Forrest McDonald’s “On the Study of History” (February 1991) was stimulating. His quick survey of our nation’s ills was pinpoint bombing. I had trouble, however, digesting McDonald’s “the reason we cannot solve our social problems is precisely the reason we can put a man on the moon,” and his allegation that the scientific method “cannot take a broad view.” Right on the heels of these charges, McDonald declares that “the trouble with pragmatism is that it no longer works” and recommends that “before it is too late” we “cultivate instead a holistic view.”

The social, political, and environmental problems we face today appear insurmountable, but pragmatic minds are at this moment using reason to get to the nub of these problems and to generate solutions. If an approach is found to be too “narrow,” the true man of science will “broaden” his scope. This is elementary.

McDonald’s examples of our ability to escape the clutches of scientific thinking—when we select appropriate gifts for loved ones or when we supply “proper” answers to a college professor—are, in fact, examples of rudimentary rational thinking. Simple logic helps us decide what kind of gift would please a friend, and simple logic enables us to determine a professor’s bias, link good grades with parroting the “right” answers, and to thereby hoodwink the professor. It is illogical to assume, as McDonald does, that in these instances we perceive “with perceptual apparatuses not our own” and act “in accordance with the dictates of alien perceptual machinery.”

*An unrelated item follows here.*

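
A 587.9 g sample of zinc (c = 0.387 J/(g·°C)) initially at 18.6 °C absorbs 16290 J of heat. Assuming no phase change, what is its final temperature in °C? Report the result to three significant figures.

ΔT = q / (m c) = 16290 / (587.9 × 0.387) = 71.60 °C
T_f = 18.6 + 71.60 = 90.20 °C

T_f = 90.2 °C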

The storm flag should be hoisted whenever suggestions are made to dispense with reason. Reason is the one common language whereby all the diverse peoples of the world can carry on a meaningful dialogue. It can be demonstrated in Timbuktu as well as in Peoria that it’s not in man’s best interest to defecate upstream from where he drinks. Once we depart from the scientific method, all hope for harmony vanishes.